As much as I deeply wished to maintain my staunch indifference to the goings of the royal family, the news this week was hard to miss and hard not to watch! Here is one summary of the situation:
Prince William has told a pal he can’t “put his arm around” his brother anymore – after Prince Harry and Meghan Markle abandoned their royal duties.
He revealed his “sadness” over the tense relationship with his younger brother and the splitting of the Royal Family, according to The Sun.
It comes days after Harry and Meghan announced they are stepping down as senior royals and plan to spend much of their time abroad.
The news took Buckingham Palace by surprise, with the Queen, Prince Charles and Prince William, 37, given 10 minutes notice before the button was pressed.
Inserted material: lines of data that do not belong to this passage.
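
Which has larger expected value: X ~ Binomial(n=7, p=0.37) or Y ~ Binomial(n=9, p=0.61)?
Y has larger mean (5.4900 > 2.5900)

Compute the expected value for each distribution:

X ~ Binomial(n=7, p=0.37):
E[X] = 2.5900

Y ~ Binomial(n=9, p=0.61):
E[Y] = 5.4900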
Amid crisis talks and upset at the bombshell, The Sunday Times reports the Duke of Cambridge hopes one day everyone will “play on the team” again.
He said: “I’ve put my arm around my brother all our lives and I can’t do that anymore; we’re separate entities. I’m sad about that.
“All we can do, and all I can do, is try and support them and hope that the time comes when we’re all singing from the same page.”
It is apropos, is it not, to our journey through Genesis: two brothers, two sons of promise, divided by a gulf. The particulars are quite different, of course, but the broad swaths of the stories are similar. Genesis 21 tells us of two brothers—Ishmael, the older, and Isaac, the younger—who were both part of the patriarchal “royal family,” we might say, but between whom there was a gulf, a chasm, that could not be crossed. Unlike the modern separation between the British brothers, however, these two sons of Abraham absolutely require our attention, for their story indeed is our own story, and we dare not turn away from it.